Zephyrine
Peguei uma das camisas de Lycannar de onde ele as pendurara e a vesti, observando ela cair até os meus joelhos. Tentei prender meu cabelo, mas seus dedos envolveram minha cintura, puxando minhas mãos para baixo.
— Deixe seu cabelo solto. Eu os amo assim.
Ele deu um beijo suave em meu pescoço, depois se afastou, me obrigando a virar. Ele estava totalmente vestido para o jantar e despejando uma poção em uma xícara. Eu o vi beber, depois abaixar a xícara, esperando como se quisesse que se acomodasse.
— Para que é isso? — Perguntei, e ele hesitou antes de responder.
— Para acalmar meus instintos.
Instintos. Ele fez parecer como se tivesse mais de um. Eu estava prestes a questioná-lo quando o som de passos nos alcançou e o barulho dos talheres sendo arrumados à distância.
Na entrada do quarto, a Princesa Mearez apareceu, parando no limiar. Ela sorriu feliz.
— Zephyrine, entre. O jantar está pronto.
Caminhei em sua direção imediatamente, deixando ela me guiar para fora da sala de estar de Lycannar e para o corredor.
— Como você está se sentindo? — ela perguntou suavemente enquanto caminhávamos.
— Bem.
Ela abriu uma porta para um espaço ao ar livre. Quatro cadeiras cercavam uma pequena mesa, e eu parei quando vi o jantar preparado. A Princesa Serena estava servindo uma bebida quando me aproximei. Ela sorriu para mim.
— Ela está aqui.
— Venha, sente-se. Você deve estar cansada.
A Princesa Mearez me puxou para uma cadeira, sentando-se ao meu lado, procurando meus olhos.
— Ele te machucou em algum lugar?
Engoli em seco com o que ela queria dizer.
— Apenas uma contusão que se recusa a cicatrizar em meu pescoço.
A Princesa Serena correu para verificar, soltando um gemido frustrado.
— Vocês já conversaram sobre isso? Quero dizer… sua vida sexual? — ela perguntou, e eu assenti.
— Ele foi gentil quando fizemos amor uma hora atrás.
A Princesa Mearez suspirou aliviada, senti o calor de seu toque. Antes que eu pudesse me mexer, notei a contusão em meu pescoço desaparecendo completamente. Ela me curou.
— Meu amor, você está usando anticoncepcional?
Fiquei olhando para Mearez com a pergunta, e Serena acrescentou:
— Você pode acabar engravidando se não estiver.
Balancei a cabeça.
— Não estou.
As irmãs trocaram um olhar antes de se virarem para mim.
— Eu… uh… — Serena tentou, mas sob seu olhar, ela não conseguiu continuar. O medo em seus olhos era claro.
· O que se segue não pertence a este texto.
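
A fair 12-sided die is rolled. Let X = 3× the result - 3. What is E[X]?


E[die] = (1+12)/2 = 13/2
E[X] = 3×13/2 - 3 = 33/2

E[X] = 33/2


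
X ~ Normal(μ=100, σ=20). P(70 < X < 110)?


z₁=(70-100)/20=-1.5, z₂=(110-100)/20=0.5
P = Φ(0.5) - Φ(-1.5) = 0.691462 - 0.066807 = 0.624655 ≈ 0.6247

P(70 < X < 110) ≈ 0.6247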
Lycannar se virou para Mearez, que baixou o olhar e fingiu se concentrar em seu prato.
— O que há de errado? — ele perguntou suavemente.
As irmãs trocaram um olhar inquieto antes de engolir em seco.
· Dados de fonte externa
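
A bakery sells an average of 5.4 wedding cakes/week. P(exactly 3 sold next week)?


Poisson(λ=5.4): P(X=3) = e^(-λ)×λ^k/k!
= e^(-5.4) × 5.4^3 / 3!
≈ 0.004516580943 × 157.464 / 6 ≈ 0.118533

P(X=3) ≈ 0.118533 ≈ 11.85%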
— É sobre… Mearez — Serena começou novamente, e Lycannar se virou para sua irmã mais velha.
— Fale.
A Princesa Mearez suspirou tremulamente e olhou silenciosamente para seu irmão mais novo.
— Lycan… eu… é sobre… — Ela hesitou, depois balançou a cabeça. — Serena também tem algo a dizer…
— Não! — Serena exclamou rapidamente. — Não.
Lycannar a encarou por um longo momento, se recusando a desviar o olhar dela. Finalmente, ele assentiu e continuou comendo.
Um silêncio constrangedor surgiu. Eu sabia que a Princesa Mearez e Serena tinham algo importante para dizer, mas simplesmente não conseguiam. O medo e a tensão não ditas entre elas eram palpáveis. Um vislumbre da dinâmica de poder da Família Real dos Licantropos.
— Coma seu jantar, Mearez — disse Lycannar suavemente, e ela obedeceu em silêncio.
Nem Serena nem eu falamos. Eu olhei para Lycannar, notando que ele estava diminuindo o ritmo. Gotas de suor pontilhavam seu rosto, e ele engoliu em seco, escondendo o desconforto. Com delicadeza, ele bebeu de seu copo, depois se levantou de sua cadeira, beijando a testa de suas irmãs.
— Obrigado pelo jantar. Boa noite.
Ele se endireitou e se virou para mim, afastando algumas mechas do meu cabelo antes de sair. Sua partida deixou o ar espesso com um frio persistente e silêncio.